She meets her dear friend, Dr. Jill Evans, esteemed head of the literature department at a prestigious university. “Are vomit and pee-pee the new literary status symbols?” the author wants to know—for she is curious about the editorial fascination with bodily excretions.
“People need things to be real,” opines the professor, who herself edits a magazine called Literary Ammonia. “Vomit is real.”

“I want magic,” our author admits. “I like landscape paintings. I like Chopin and Faure. I like movies like Casablanca, books like Green Mansions.”

“Romance has sappy Hallmark card happy endings,” Jill sighs.

The author is annoyed, but only mildly. “Casablanca doesn’t have a sappy ending--neither does Green Mansions. A lot of romance is sad, it’s just not ugly.”
Jill opens a bottle of fine Cabernet. “Life’s dark.” (The author suspects that Jill’s sole contact with the Dark Side comes from HBO, but she remains wisely silent.)
“Sewers aren’t any more real than parks. Anyway, you don’t lead a gritty life,” the author replies, sipping wine and admiring the view. “Take Laurie Colwin—she writes about women I might know. She writes about women who have affairs, but not because they’re unhappy. They have affairs because their life lacks… magic.”
Jill immediately writes the name, Laurie Colwin (Find her books now). “Any other suggestions, I mean for just guilty pleasure reading?” she asks, rather eagerly.
The author lists her favorites with delight. Nancy Lemann, whose dizzy Southern girls long for loony men and sometimes get them, but only sometimes; the conjurer of all things Gallic, Dianne Johnson with her dazzling array of schemers, sophisticates and naives; Cathleen Schine whose heroines bump into love like Buster Keaton in a fast-paced chase scene; and recently romantic Allegra Goodman whose heroine in The Cookbook Collector charms without effort.
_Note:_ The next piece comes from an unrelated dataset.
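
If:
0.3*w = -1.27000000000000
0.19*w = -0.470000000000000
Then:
No Solution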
“They are stories of love – it’s sometimes flawed and it’s often brief – and they’re dreamers, even if the dreams don’t come true,” the author concludes. “Sure, promises get broken and kisses are fleeting, but without them, life’s pretty humdrum.”
Jill Evans looks out of her window and notices how beautiful Central Park is, when seen at twilight—and how quickly the light changes. “Dreams,” she repeats, and wonders where her girlhood copy of Green Mansions might be.
The next day finds Dr. Jill Evans immersed in the books of Laurie Colwin-- a writer who died as young as Jane Austen and whose spirit was as generous. Jill opens Goodbye without Leaving and swoons along with the heroine when Len first appears—and Jill feels a pit in her stomach when the two part—and a wish that the book would go on.
Soon Jill is seduced by Nancy Lemann’s Lives of the Saints. She finds herself yearning for the French Quarter in New Orleans, jazz, and hot drunken nights. She is heartsick to learn that many of Nancy Lemann novels are out of print but consoles herself by re-reading The Fiery Pantheon.
To the author’s amusement, Dr. Jill Evan’s undergraduate syllabus now includes Barbara Pym’s  A Glass of Blessings Grateful undergraduates have nominated Jill as Teacher of the Year—and many young women are seen, on park benches, reading and laughing at Pym’s Excellent Women.
The romance author cannot help but notice that the latest copy of Forever Unread sits on Jill’s desk – unopened and, yes, forever unread.